PDA

View Full Version : Speech Plugin Tips and Tricks (thread, perhaps?)



headshotfairy
March 11th, 2005, 12:35 AM
Hey again...

As you all know, I'm ab-so-lutely nuts over this speech plugin like a man with no arms!

Anyways, I've been working with it for a few days and I found out a couple (obvious and not-so-obvious) ways to make it work more efficiently. Add your own to this thread if you want to!

#1: Train your speech profile! Yes, really. If you don't do even the basic training, the speech plugin is quite useless.

#2: Don't use trigger words that are easily picked up. Using words like "up" and "boat" and "stuff" are easily misconstrued by the software when the microphone is exposed to general noise and clatter from your environment. Use words like "terminate" instead of "close", or "lockdown" instead of "lock"... it will reduce the number of accidental events sent.

#3: Put powerful commands (like ones that kill or start processes, lock the desktop or nuke files) into separate groups that are unlocked by a special keyword, and make the group lock itself afterwards.... I use the most excellent OSDMenu plugin to automate some of this. Again, this helps to prevent some accidental catastrophies. Plus, the OSDMenu plugin can be used to automate the re-locking of the "dangerous commands" group, and the menu could be populated with all the commands that the group contains (as a reminder, or you could rig it so that you can click them), and the OSDMenu can also be rigged with a timeout that would re-lock the "dangerous commands" group if you don't say anything...
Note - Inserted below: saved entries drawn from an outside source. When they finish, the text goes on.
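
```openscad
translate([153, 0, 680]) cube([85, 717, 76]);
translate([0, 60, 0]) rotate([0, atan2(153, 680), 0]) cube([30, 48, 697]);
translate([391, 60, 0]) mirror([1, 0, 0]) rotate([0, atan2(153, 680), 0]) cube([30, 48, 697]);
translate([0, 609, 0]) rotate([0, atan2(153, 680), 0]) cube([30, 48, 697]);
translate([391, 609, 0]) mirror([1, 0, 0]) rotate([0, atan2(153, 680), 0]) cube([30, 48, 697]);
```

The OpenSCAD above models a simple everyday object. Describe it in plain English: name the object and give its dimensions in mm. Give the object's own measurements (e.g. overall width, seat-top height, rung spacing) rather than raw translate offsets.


A sawhorse. A 85×717×76 mm beam (x, y, z) sits on two A-frame leg pairs. Each pair is two raked legs of 30×48 mm section (48 mm along y) splaying symmetrically in x. Each leg rises 680 mm vertically over 153 mm of horizontal reach and is 697 mm long along its own axis. Every leg's outer bottom edge rests on the floor and its outer top edge meets a bottom edge of the beam — the left legs (tilting toward +x) meet the beam's −x bottom edge, the right legs (their mirror images, tilting toward −x) meet its +x bottom edge — so the leg tops tuck under the beam, the beam's underside is 680 mm above the floor, and the feet are 391 mm apart outside-to-outside with the beam centred between them. The two leg pairs are set in 60 mm from either end of the beam.


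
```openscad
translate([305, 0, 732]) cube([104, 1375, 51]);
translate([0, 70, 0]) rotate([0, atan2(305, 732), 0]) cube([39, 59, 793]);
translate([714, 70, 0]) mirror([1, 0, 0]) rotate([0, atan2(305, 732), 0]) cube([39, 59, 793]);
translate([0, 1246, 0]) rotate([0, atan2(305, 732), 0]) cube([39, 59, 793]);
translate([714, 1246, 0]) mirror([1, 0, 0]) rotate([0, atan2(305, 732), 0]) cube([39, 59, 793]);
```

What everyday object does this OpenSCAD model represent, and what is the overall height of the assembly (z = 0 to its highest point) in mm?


A sawhorse. The overall height is 783 mm.

A beam across two mirrored pairs of raked legs — a sawhorse. The beam's underside is at z = 732 (matching the legs' vertical rise in atan2(305, 732)) and the beam is 51 mm tall, so its top is at 732 + 51 = 783 mm. The raked legs top out at the beam's underside, so that is the highest point.


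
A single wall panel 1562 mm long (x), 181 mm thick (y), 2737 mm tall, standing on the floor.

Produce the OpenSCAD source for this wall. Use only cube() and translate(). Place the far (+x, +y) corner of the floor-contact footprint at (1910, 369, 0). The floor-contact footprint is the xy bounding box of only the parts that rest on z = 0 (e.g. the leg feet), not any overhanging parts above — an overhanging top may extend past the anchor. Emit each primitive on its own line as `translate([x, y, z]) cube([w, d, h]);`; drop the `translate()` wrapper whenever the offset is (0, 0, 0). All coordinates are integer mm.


translate([348, 188, 0]) cube([1562, 181, 2737]);


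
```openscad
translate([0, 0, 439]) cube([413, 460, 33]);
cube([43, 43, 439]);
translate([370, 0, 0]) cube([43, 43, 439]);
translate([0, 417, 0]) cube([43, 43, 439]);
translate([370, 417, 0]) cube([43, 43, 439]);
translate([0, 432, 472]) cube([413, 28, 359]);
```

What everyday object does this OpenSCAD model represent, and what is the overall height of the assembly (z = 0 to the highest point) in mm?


A chair. The overall height is 831 mm.

A slab on four corner posts with a tall panel at the back — a chair. The seat slab sits at z = 439 with thickness 33, and the 359 mm backrest starts at the seat top, so the overall height is 439 + 33 + 359 = 831 mm.


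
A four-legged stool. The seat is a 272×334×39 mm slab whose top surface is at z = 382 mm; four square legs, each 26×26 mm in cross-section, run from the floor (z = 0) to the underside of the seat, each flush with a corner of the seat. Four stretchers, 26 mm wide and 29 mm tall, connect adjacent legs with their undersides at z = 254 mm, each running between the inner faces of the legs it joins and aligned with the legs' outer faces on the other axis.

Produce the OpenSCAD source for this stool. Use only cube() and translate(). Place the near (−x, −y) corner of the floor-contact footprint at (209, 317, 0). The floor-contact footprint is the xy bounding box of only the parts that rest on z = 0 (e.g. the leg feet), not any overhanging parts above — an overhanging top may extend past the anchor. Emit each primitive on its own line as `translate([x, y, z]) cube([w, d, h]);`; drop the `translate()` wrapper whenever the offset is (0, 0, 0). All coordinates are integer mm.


translate([209, 317, 343]) cube([272, 334, 39]);
translate([209, 317, 0]) cube([26, 26, 343]);
translate([455, 317, 0]) cube([26, 26, 343]);
translate([209, 625, 0]) cube([26, 26, 343]);
translate([455, 625, 0]) cube([26, 26, 343]);
translate([235, 317, 254]) cube([220, 26, 29]);
translate([235, 625, 254]) cube([220, 26, 29]);
translate([209, 343, 254]) cube([26, 282, 29]);
translate([455, 343, 254]) cube([26, 282, 29]);


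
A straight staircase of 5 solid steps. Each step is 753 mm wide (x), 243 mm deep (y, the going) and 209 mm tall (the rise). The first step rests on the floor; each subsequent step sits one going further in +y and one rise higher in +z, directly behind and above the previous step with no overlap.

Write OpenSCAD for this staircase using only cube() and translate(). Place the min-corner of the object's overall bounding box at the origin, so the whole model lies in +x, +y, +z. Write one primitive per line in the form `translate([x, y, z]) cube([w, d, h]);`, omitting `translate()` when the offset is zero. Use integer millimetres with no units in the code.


cube([753, 243, 209]);
translate([0, 243, 209]) cube([753, 243, 209]);
translate([0, 486, 418]) cube([753, 243, 209]);
translate([0, 729, 627]) cube([753, 243, 209]);
translate([0, 972, 836]) cube([753, 243, 209]);


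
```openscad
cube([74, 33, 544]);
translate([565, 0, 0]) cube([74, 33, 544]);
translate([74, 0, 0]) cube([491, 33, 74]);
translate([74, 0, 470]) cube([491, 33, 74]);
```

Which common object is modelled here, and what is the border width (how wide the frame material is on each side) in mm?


A picture frame. The border width is 74 mm.

Four thin pieces enclosing a rectangular opening — a picture frame. The two full-height stiles are 544 mm tall; the top rail sits at z = 470 and is 74 mm tall, so the border above the opening is 544 − 470 = 74 mm, matching the stile x-width.


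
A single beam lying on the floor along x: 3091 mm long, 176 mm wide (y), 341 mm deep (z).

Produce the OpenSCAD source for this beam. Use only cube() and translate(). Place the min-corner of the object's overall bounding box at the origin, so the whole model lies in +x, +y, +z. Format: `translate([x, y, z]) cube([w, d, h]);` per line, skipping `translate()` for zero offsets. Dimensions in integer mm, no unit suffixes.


cube([3091, 176, 341]);


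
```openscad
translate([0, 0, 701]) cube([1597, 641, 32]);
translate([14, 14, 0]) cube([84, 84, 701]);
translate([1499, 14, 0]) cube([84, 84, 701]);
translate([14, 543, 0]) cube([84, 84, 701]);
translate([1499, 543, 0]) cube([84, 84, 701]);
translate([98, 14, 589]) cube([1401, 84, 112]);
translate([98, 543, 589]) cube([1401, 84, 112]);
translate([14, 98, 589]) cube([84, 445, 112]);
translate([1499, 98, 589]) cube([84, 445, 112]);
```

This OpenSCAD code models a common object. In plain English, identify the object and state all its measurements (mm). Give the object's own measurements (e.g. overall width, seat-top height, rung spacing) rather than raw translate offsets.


A table: top 1597 mm (x) × 641 mm (y), 32 mm thick, upper face at z = 733 mm, on four 84×84 mm square legs, each inset 14 mm from the nearest pair of top edges from z = 0 to the bottom of the top. Four apron rails, 84 mm thick and 112 mm tall, run between adjacent legs with their top edges flush with the underside of the top and their outer faces flush with the legs' outer faces.


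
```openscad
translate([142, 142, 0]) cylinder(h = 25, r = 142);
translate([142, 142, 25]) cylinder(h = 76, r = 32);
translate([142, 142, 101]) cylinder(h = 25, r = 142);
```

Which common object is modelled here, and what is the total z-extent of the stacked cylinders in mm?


A spool. The overall height is 126 mm.

Three coaxial cylinders, large–small–large — a spool. Two 25 mm flanges and a 76 mm core give 25 + 76 + 25 = 126 mm.


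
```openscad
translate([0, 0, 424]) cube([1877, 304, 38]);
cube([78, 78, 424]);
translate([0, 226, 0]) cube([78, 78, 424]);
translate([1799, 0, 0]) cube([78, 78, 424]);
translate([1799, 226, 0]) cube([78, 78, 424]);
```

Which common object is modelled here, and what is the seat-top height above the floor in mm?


A bench. The seat-top height is 462 mm.

A long slab on four corner posts — a bench. The slab sits at z = 424 with thickness 38, so the top is 424 + 38 = 462 mm.


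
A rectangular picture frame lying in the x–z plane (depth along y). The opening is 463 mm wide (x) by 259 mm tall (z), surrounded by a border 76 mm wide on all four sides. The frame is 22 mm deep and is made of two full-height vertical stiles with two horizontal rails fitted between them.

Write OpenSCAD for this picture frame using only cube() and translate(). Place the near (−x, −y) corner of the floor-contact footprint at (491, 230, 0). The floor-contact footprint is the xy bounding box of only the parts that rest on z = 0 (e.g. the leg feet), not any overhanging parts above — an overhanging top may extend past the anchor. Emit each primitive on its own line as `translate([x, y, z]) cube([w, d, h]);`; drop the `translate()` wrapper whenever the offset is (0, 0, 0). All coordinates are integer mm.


translate([491, 230, 0]) cube([76, 22, 411]);
translate([1030, 230, 0]) cube([76, 22, 411]);
translate([567, 230, 0]) cube([463, 22, 76]);
translate([567, 230, 335]) cube([463, 22, 76]);


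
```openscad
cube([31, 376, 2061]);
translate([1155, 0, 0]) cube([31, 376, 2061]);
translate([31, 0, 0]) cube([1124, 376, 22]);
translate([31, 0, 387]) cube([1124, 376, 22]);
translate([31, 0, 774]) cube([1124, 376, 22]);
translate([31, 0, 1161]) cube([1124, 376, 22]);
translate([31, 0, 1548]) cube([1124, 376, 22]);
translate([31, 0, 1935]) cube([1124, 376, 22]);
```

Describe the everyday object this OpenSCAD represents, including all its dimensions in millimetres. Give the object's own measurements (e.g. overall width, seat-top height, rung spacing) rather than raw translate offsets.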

#4: Better yet, I have almost all my commands in a toplevel group that is unlocked when I say "computer" (I even have star-trek nerdy computer beeps that play when I do this :D )
When I say "dismissed", this toplevel group locks itself. Common sense would dictate that you put the "computer" command outside the toplevel group so that you can always reenable your commands by voice.

#5: If you are still dealing with many false events being sent, leave the Girder Window open, disable all speech commands, and just keep an eye on the bottom right corner. Every time an erroneous event is sent, you can see a number indicating the index number of the word being picked up. Edit your girderspeech.xml file and make that word more complex.

#6: When choosing words, don't always spell them "properly".... instead, spell them phonetically! The reason behind doing this is that the speech recognition software does not always know when certain vowels have a long or short sound (i.e. a "long" vowel sounds like the letter itself, while a "short" vowel is more of a terse utterance...

examples:
Long "A" sounds like "Ay" (like "plate"), Short "A" sounds like "a" (like "flat")
Long "E" sounds like "EEE" (like "steep", Short "E" sounds like "eh" (like "step")
Long "I" sounds like "Aye" (like "fight"), Short "I" sounds like "ih" or "eeh" (like "fit")

You get the picture.... in addition, there are tons of silent letters and weird spelling conventions used in the english language, and the speech recognition software doesn't know them all. Spell things phonetically so that you can define explicitly the sounds the plugin will react to.

Instead of using the word "vocabulary", spell it "vokahbewleree"... or instead of "firefox" use "farfawks" -- this is important, because last time I told it to launch my webbrowser with the word "firefox", I had to pronounce it "FEER-FAWKS" because it thought the letter "I" was a short "I"...

Even better, if you really want a good idea of what your computer will expect you to say, launch the Speech control panel, go to the tab that says "Text To Speech" and enter the word you want to test into the test textbox... Then hit Preview Voice... The computer will try to say what you have entered, and if it's saying something different than what you expect, modify the spelling to be more phonetic until both you and the computer agree on the pronunciation of the word. Then copy and paste the modified word back into the Girderspeech.xml file. Results Guaranteed!

#7: If you are lazy (like me) and can't be bothered to turn off the microphone when you aren't planning to send voice commands, go to your Speech control panel, click the voice profile you are using, and hit the Settings Button...

At the bottom of the window there is a checkbox for "Background Adaptation" -- uncheck this -- having it checked makes the speech recognizer adapt to your voice over time as you use it, but a lot of other noises and general clatter get through to the mic when you're not using it and wind up "un-training" your profile.

Of course, I am really only GUESSING this, but it seems like a common sense thing to do, no?

#8: Make two actions that will save you a lot of time when messing around wth your speech files:

One, that will load the girderspeech.xml into your favorite text editor -- the purpose of this is obvious... I say "vocabulary" to do this...

Another, that will unload and reload the speech plugin -- this will make the speech plugin reread any changes you applied to your girderspeech.xml... You can do this by creating a Variable Manipulation Script containing the following code:



UnloadPlugin (88)
LoadPlugin (88)


Or, if you are MEGA lazy, load the attached GML and stick it where you need it.